What really seemed to throw some people for a loop was that Colorado law states that an individual, as long as the person claiming self defense is not the initial agressor, that person ‘has no duty to retreat and has the right to stand his or her ground and meet force with force, including deadly force.’

That surprised me. My assumption was that if there was an option of fleeing, a person was required to do that before applying deadly force. I really thought about that, and I belive that I could have applied the law as written and put aside my own feelings.

After the defense attorney's questions, it was nearing 5 pm. We were told by the judge that, if we continued with the juror dismissal, we would end around 5:30.

Unfortunately, daycare is not that forgiving, so I had to speak up and let them know that I would be charged $1 per minute after 6pm if I wasn't able to pick him my son up on time.

Some people were upset, but my needs are just as important as anyone elses, so we were let go for the day just after 5pm and told to return at 9am. (By the way, I was able to pick Sam up before I was charged any fees.)

Not having to report to the courthouse until 9am let me have an extra hour of time with Sam before dropping him off. We had fun playing on the floor in the family room. He kept trying to get the wrappers from my breakfast bars, but I (of course) wouldn't let him have them. On a different note, I decided to see if he could survive daycare without his binky. He was absolutely awesome. They said that he didn't have any problems. He found other things to chew on during his teething.

But I digress.

I arrived at the courthouse around 8:40 on Tuesday and read. Just after 9am, everyone but one person had arrived, so we were taken upstairs to the courtroom.

There were a few empty seats that were full the afternoon before, so we were informed by the judge that a few people were excused after speaking with the judge after we were excused for the evening on Monday. Alternate jurors filled those seats.

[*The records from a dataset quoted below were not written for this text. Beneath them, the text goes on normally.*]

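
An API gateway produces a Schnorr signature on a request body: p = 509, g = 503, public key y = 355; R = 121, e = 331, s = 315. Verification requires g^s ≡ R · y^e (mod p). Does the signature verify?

verifies

g^s mod p:
Squares mod 509: 503^1≡503, 503^2≡36, 503^4≡278, 503^8≡425, 503^16≡439, 503^32≡319, 503^64≡470, 503^128≡503, 503^256≡36
315 = 256 + 32 + 16 + 8 + 2 + 1, so 503^315 ≡ 36·319·439·425·36·503 ≡ 389 (mod 509)
R · y^e mod p:
Squares mod 509: 355^1≡355, 355^2≡302, 355^4≡93, 355^8≡505, 355^16≡16, 355^32≡256, 355^64≡384, 355^128≡355, 355^256≡302
331 = 256 + 64 + 8 + 2 + 1, so 355^331 ≡ 302·384·505·302·355 ≡ 121 (mod 509)
121·121 = 14641 ≡ 389 (mod 509)
389 ≡ 389 (mod 509); signature holds.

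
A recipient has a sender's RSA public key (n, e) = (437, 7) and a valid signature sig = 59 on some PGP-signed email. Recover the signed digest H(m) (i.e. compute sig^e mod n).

147

sig^2 ≡ 59^2 = 3481 ≡ 422
sig^4 ≡ 422^2 = 178084 ≡ 225
7 = 4 + 2 + 1, so sig^7 ≡ 225·422·59 ≡ 147 (mod 437)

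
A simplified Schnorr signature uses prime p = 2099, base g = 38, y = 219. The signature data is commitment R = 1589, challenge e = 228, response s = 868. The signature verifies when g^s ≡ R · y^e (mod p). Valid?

no

g^s mod p:
38^868 mod 2099 = 2059
R · y^e mod p:
219^228 mod 2099 = 957
1589·957 = 1520673 ≡ 997 (mod 2099)
2059 ≠ 997; the check fails.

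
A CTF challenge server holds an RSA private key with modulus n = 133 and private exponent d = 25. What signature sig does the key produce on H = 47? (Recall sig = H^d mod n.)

H^2 ≡ 47^2 = 2209 ≡ 81
H^4 ≡ 81^2 = 6561 ≡ 44
H^8 ≡ 44^2 = 1936 ≡ 74
H^16 ≡ 74^2 = 5476 ≡ 23
25 = 16 + 8 + 1, so H^25 ≡ 23·74·47 ≡ 61 (mod 133)

61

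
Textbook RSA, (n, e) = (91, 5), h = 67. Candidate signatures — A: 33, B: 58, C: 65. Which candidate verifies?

Candidate A: Squares mod 91: 33^1≡33, 33^2≡88, 33^4≡9; 5 = 4 + 1, so 33^5 ≡ 9·33 ≡ 24 (mod 91)
Candidate B: Squares mod 91: 58^1≡58, 58^2≡88, 58^4≡9; 5 = 4 + 1, so 58^5 ≡ 9·58 ≡ 67 (mod 91)
  → matches h = 67
Candidate C: Squares mod 91: 65^1≡65, 65^2≡39, 65^4≡65; 5 = 4 + 1, so 65^5 ≡ 65·65 ≡ 39 (mod 91)

B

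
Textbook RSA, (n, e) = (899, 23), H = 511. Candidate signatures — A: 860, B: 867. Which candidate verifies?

A

Candidate A: 860^23 mod 899 = 511
  → matches H = 511
Candidate B: 867^23 mod 899 = 340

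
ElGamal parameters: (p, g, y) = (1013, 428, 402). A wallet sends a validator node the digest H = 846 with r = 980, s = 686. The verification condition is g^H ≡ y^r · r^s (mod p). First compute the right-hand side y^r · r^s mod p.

402^2 = 161604 ≡ 537
402^4 ≡ 537^2 = 288369 ≡ 677
402^8 ≡ 677^2 = 458329 ≡ 453
402^16 ≡ 453^2 = 205209 ≡ 583
402^32 ≡ 583^2 = 339889 ≡ 534
402^64 ≡ 534^2 = 285156 ≡ 503
402^128 ≡ 503^2 = 253009 ≡ 772
402^256 ≡ 772^2 = 595984 ≡ 340
402^512 ≡ 340^2 = 115600 ≡ 118
980 = 512 + 256 + 128 + 64 + 16 + 4, so 402^980 ≡ 118·340·772·503·583·677 ≡ 571 (mod 1013)
980^2 = 960400 ≡ 76
980^4 ≡ 76^2 = 5776 ≡ 711
980^8 ≡ 711^2 = 505521 ≡ 34
980^16 ≡ 34^2 = 1156 ≡ 143
980^32 ≡ 143^2 = 20449 ≡ 189
980^64 ≡ 189^2 = 35721 ≡ 266
980^128 ≡ 266^2 = 70756 ≡ 859
980^256 ≡ 859^2 = 737881 ≡ 417
980^512 ≡ 417^2 = 173889 ≡ 666
686 = 512 + 128 + 32 + 8 + 4 + 2, so 980^686 ≡ 666·859·189·34·711·76 ≡ 217 (mod 1013)
y^r · r^s ≡ 571·217 = 123907 ≡ 321 (mod 1013)

321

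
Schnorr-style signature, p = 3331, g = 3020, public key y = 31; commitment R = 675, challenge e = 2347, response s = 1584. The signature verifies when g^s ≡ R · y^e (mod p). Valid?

g^s mod p:
Squares mod 3331: 3020^1≡3020, 3020^2≡122, 3020^4≡1560, 3020^8≡1970, 3020^16≡285, 3020^32≡1281, 3020^64≡2109, 3020^128≡996, 3020^256≡2709, 3020^512≡488, 3020^1024≡1643
1584 = 1024 + 512 + 32 + 16, so 3020^1584 ≡ 1643·488·1281·285 ≡ 2023 (mod 3331)
R · y^e mod p:
Squares mod 3331: 31^1≡31, 31^2≡961, 31^4≡834, 31^8≡2708, 31^16≡1733, 31^32≡2058, 31^64≡1663, 31^128≡839, 31^256≡1080, 31^512≡550, 31^1024≡2710, 31^2048≡2576
2347 = 2048 + 256 + 32 + 8 + 2 + 1, so 31^2347 ≡ 2576·1080·2058·2708·961·31 ≡ 457 (mod 3331)
675·457 = 308475 ≡ 2023 (mod 3331)
2023 ≡ 2023 (mod 3331); signature holds.

yes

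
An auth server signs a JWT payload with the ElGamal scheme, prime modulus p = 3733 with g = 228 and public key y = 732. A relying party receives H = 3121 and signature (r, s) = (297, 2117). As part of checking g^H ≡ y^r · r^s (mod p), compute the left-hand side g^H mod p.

2093

228^2 = 51984 ≡ 3455
228^4 ≡ 3455^2 = 11937025 ≡ 2624
228^8 ≡ 2624^2 = 6885376 ≡ 1724
228^16 ≡ 1724^2 = 2972176 ≡ 708
228^32 ≡ 708^2 = 501264 ≡ 1042
228^64 ≡ 1042^2 = 1085764 ≡ 3194
228^128 ≡ 3194^2 = 10201636 ≡ 3080
228^256 ≡ 3080^2 = 9486400 ≡ 847
228^512 ≡ 847^2 = 717409 ≡ 673
228^1024 ≡ 673^2 = 452929 ≡ 1236
228^2048 ≡ 1236^2 = 1527696 ≡ 899
3121 = 2048 + 1024 + 32 + 16 + 1, so 228^3121 ≡ 899·1236·1042·708·228 ≡ 2093 (mod 3733)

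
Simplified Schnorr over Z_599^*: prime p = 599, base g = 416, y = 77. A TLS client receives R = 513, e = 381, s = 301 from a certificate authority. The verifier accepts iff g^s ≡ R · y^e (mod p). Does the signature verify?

verifies

g^s mod p:
Squares mod 599: 416^1≡416, 416^2≡544, 416^4≡30, 416^8≡301, 416^16≡152, 416^32≡342, 416^64≡159, 416^128≡123, 416^256≡154
301 = 256 + 32 + 8 + 4 + 1, so 416^301 ≡ 154·342·301·30·416 ≡ 544 (mod 599)
R · y^e mod p:
Squares mod 599: 77^1≡77, 77^2≡538, 77^4≡127, 77^8≡555, 77^16≡139, 77^32≡153, 77^64≡48, 77^128≡507, 77^256≡78
381 = 256 + 64 + 32 + 16 + 8 + 4 + 1, so 77^381 ≡ 78·48·153·139·555·127·77 ≡ 328 (mod 599)
513·328 = 168264 ≡ 544 (mod 599)
544 ≡ 544 (mod 599); signature holds.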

Since the prosecutor and the defense attorneys had not spoken with these individuals, questions were presented to them as they had been to the rest of us.

After those questions were presented we were given a break for lunch. After lunch, the attorneys took turns with their preemptory challenges (they are allowed to reject a certain number of potential jurors who appear to have an unfavorable bias without having to give any reason). As it turns out, I was one of those preemptory challenges for the prosecution. I was the 3rd person the assistant district attorney challenged (the 5th person excused overall).

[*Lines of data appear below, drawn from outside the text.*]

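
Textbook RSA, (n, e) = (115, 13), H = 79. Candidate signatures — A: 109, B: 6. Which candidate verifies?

A

Candidate A: 109^2 = 11881 ≡ 36; 109^4 ≡ 36^2 = 1296 ≡ 31; 109^8 ≡ 31^2 = 961 ≡ 41; 13 = 8 + 4 + 1, so 109^13 ≡ 41·31·109 ≡ 79 (mod 115)
  → matches H = 79
Candidate B: 6^2 = 36; 6^4 ≡ 36^2 = 1296 ≡ 31; 6^8 ≡ 31^2 = 961 ≡ 41; 13 = 8 + 4 + 1, so 6^13 ≡ 41·31·6 ≡ 36 (mod 115)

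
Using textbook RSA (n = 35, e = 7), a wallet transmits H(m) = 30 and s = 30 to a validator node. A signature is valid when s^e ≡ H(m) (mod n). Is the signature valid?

valid

Squares mod 35: s^1≡30, s^2≡25, s^4≡30
7 = 4 + 2 + 1, so s^7 ≡ 30·25·30 ≡ 30 (mod 35)
Since 30 equals the digest 30, verification succeeds.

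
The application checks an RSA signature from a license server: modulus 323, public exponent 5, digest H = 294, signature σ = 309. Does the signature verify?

σ^2 ≡ 309^2 = 95481 ≡ 196
σ^4 ≡ 196^2 = 38416 ≡ 302
5 = 4 + 1, so σ^5 ≡ 302·309 ≡ 294 (mod 323)
294 = H, so the signature checks out.

verifies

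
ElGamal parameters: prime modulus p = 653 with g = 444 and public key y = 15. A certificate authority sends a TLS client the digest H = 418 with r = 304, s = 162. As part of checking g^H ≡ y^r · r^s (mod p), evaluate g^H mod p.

444^2 = 197136 ≡ 583
444^4 ≡ 583^2 = 339889 ≡ 329
444^8 ≡ 329^2 = 108241 ≡ 496
444^16 ≡ 496^2 = 246016 ≡ 488
444^32 ≡ 488^2 = 238144 ≡ 452
444^64 ≡ 452^2 = 204304 ≡ 568
444^128 ≡ 568^2 = 322624 ≡ 42
444^256 ≡ 42^2 = 1764 ≡ 458
418 = 256 + 128 + 32 + 2, so 444^418 ≡ 458·42·452·583 ≡ 304 (mod 653)

304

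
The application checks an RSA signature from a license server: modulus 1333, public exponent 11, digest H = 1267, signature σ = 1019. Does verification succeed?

Squares mod 1333: σ^1≡1019, σ^2≡1287, σ^4≡783, σ^8≡1242
11 = 8 + 2 + 1, so σ^11 ≡ 1242·1287·1019 ≡ 1267 (mod 1333)
Since 1267 equals the digest 1267, verification succeeds.

passes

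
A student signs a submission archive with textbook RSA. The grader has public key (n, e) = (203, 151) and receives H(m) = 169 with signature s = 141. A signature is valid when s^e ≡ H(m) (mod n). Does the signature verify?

verifies

s^2 ≡ 141^2 = 19881 ≡ 190
s^4 ≡ 190^2 = 36100 ≡ 169
s^8 ≡ 169^2 = 28561 ≡ 141
s^16 ≡ 141^2 = 19881 ≡ 190
s^32 ≡ 190^2 = 36100 ≡ 169
s^64 ≡ 169^2 = 28561 ≡ 141
s^128 ≡ 141^2 = 19881 ≡ 190
151 = 128 + 16 + 4 + 2 + 1, so s^151 ≡ 190·190·169·190·141 ≡ 169 (mod 203)
Since 169 equals the digest 169, verification succeeds.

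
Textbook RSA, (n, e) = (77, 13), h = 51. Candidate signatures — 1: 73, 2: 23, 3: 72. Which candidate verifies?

3

Candidate 1: Squares mod 77: 73^1≡73, 73^2≡16, 73^4≡25, 73^8≡9; 13 = 8 + 4 + 1, so 73^13 ≡ 9·25·73 ≡ 24 (mod 77)
Candidate 2: Squares mod 77: 23^1≡23, 23^2≡67, 23^4≡23, 23^8≡67; 13 = 8 + 4 + 1, so 23^13 ≡ 67·23·23 ≡ 23 (mod 77)
Candidate 3: Squares mod 77: 72^1≡72, 72^2≡25, 72^4≡9, 72^8≡4; 13 = 8 + 4 + 1, so 72^13 ≡ 4·9·72 ≡ 51 (mod 77)
  → matches h = 51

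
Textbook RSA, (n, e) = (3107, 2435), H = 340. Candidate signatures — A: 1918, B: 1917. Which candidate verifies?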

I think that may have been dismissed because I'm generally a chatty person.

Now that I'm not on the jury, here is the case that is being heard.

People vs. Corey Ray Albat

I'll have to find out the determination of the jury next week.


  1. Hey Ang.

    As to the self-defense thing, even if you have the ability to flee, the attacker can still chase you and harm you, or if s/he doesn't chase you, if s/he has a weapon that can be thrown or fired, you're pretty screwed.

    When it has to do with preserving your own life, the law tends to cover using a reasonable amount of force from preventing your lift from being taken or your body injured. If someone goes to punch you in the face, you are allowed to twist his arm or punch them in a way to stop them. Shooting him in the face would be too much force. Therefore, if someone is trying to kill you, using deadly force would be a reasonable amount of force.

  2. The questions is- How would you know (absolutely sure) that someone would want to kill you versus just inflicting serious bodily injury? What if you killed the person and they were only planning on kicking your ass? Of course, there is a standard of "would a reasonable person think that the force was deadly?" There are 1,000 questions that could be asked and even more ways to answer them. I just hope that I never have to be put into that situation.

    I tried to look up the verdict in the paper, but it hasn't been published. I'll post when it does.